During the last three decades, the importance of cross-border mergers and acquisitions (M&As) as a favourite top-level managerial strategy of multinational enterprises (MNEs) and national champions has increased significantly. The global value of cross-border M&As has grown from around USD 100 billion in 1990 to USD 815 billion in 2018, peaking in 2007 with over USD 1 trillion just before the outbreak of the global financial crisis.
This development is not surprising, since the ongoing globalization and the changing global market landscape lead to more complex challenges for companies.
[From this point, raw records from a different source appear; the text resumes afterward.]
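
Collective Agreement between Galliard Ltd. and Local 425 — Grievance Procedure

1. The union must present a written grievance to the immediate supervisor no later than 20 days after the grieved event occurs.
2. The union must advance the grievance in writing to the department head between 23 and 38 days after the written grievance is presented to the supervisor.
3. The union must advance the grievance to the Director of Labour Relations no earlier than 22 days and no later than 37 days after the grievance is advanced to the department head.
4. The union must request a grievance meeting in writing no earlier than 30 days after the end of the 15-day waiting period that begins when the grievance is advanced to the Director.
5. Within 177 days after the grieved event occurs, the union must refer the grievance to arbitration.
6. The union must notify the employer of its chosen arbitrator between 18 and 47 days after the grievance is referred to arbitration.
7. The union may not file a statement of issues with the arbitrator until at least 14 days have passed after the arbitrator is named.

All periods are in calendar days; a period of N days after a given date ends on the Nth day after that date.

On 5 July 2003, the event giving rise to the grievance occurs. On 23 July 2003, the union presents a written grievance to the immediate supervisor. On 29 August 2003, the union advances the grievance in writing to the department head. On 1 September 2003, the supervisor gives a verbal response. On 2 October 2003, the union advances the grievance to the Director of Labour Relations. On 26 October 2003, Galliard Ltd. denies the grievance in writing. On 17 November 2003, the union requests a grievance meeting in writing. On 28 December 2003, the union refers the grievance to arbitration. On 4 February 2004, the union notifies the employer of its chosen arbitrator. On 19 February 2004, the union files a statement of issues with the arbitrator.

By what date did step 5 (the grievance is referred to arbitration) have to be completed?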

In order to face the increasing intensity of competition that accompanies the global integration of markets, cross-border M&As constitute an appropriate way of maintaining competitiveness and creating added value. The acquisition of pre-existing foreign assets enables MNEs not only to exploit synergies and growth opportunities but also to overcome latecomer disadvantages. In addition, M&As offer a time advantage over organic growth strategies such as greenfield investments, which is particularly important considering the dynamic market conditions and the shortening product life cycles.
This thesis examines the research question of which country-specific factors determine the volume of inbound cross-border M&As in developing economies. In general, the choice of a cross-border acquisition as an entry mode into a foreign market is influenced by three types of factors: (1) firm-specific factors such as prior acquisition experience, product diversity and core competences; (2) industry-specific factors such as technological, sales and marketing intensity; and (3) country-specific factors such as market size and institutional quality. While firm- and industry-specific factors also play a role in domestic M&As, country-specific factors are a peculiarity in cross-border M&As.
Inhaltsverzeichnis (Table of Contents)
- Introduction
- Importance of inbound cross-border M&As
- Definitions and classifications
- Theory-based explanation of cross-border M&As
- Global trend and consequences of cross-border M&As
- Analysis of country-specific determinants of inbound cross-border M&As
- Macroeconomic environment
- Economic development
- Tax incentives
- Labour compensation
- Political and institutional environment
- Governance quality and corruption
- Accounting standards
- Financial market environment
- Level of human capital
- Target country's openness
- Macroeconomic environment
- Econometric analysis
- Data description and preparation
- Dependent variable
- Independent variables
- Research model
- Descriptive statistics
- Results
- Baseline results
- Robustness test and additional analysis
- Data description and preparation
Zielsetzung und Themenschwerpunkte (Objectives and Key Themes)
This master's thesis aims to empirically analyze the determinants of inbound cross-border mergers and acquisitions (M&As) in developing economies, specifically focusing on investments in the BRICS countries (Brazil, Russia, India, China, and South Africa). The study seeks to identify the key factors influencing foreign companies' decisions to acquire businesses in these emerging markets.
- Macroeconomic environment as a determinant of inbound cross-border M&As
- Political and institutional environment and its impact on cross-border M&As
- Role of financial market environment and human capital in cross-border M&As
- Importance of target country's openness in attracting foreign investment
- Econometric analysis of the relationship between country-specific factors and M&A volume
Zusammenfassung der Kapitel (Chapter Summaries)
- The introduction provides a brief overview of the research topic and its significance in the context of global business and economic development.
- Chapter 2 focuses on defining and classifying inbound cross-border M&As, exploring theoretical explanations for their occurrence, and analyzing the global trend and consequences of such transactions.
- Chapter 3 examines country-specific factors that influence inbound cross-border M&As, including macroeconomic factors like economic development, tax incentives, and labor compensation, as well as political and institutional factors such as governance quality, corruption, and accounting standards. It also explores the roles of the financial market environment, human capital, and target country's openness.
- Chapter 4 delves into the econometric analysis of the relationship between country-specific determinants and the volume of inbound cross-border M&As. It describes the data preparation, research model, and statistical results obtained from the analysis.
Schlüsselwörter (Keywords)
This master's thesis focuses on key concepts such as inbound cross-border M&As, developing economies, BRICS countries, macroeconomic factors, political and institutional environment, financial market environment, human capital, target country's openness, econometric analysis, and statistical modeling.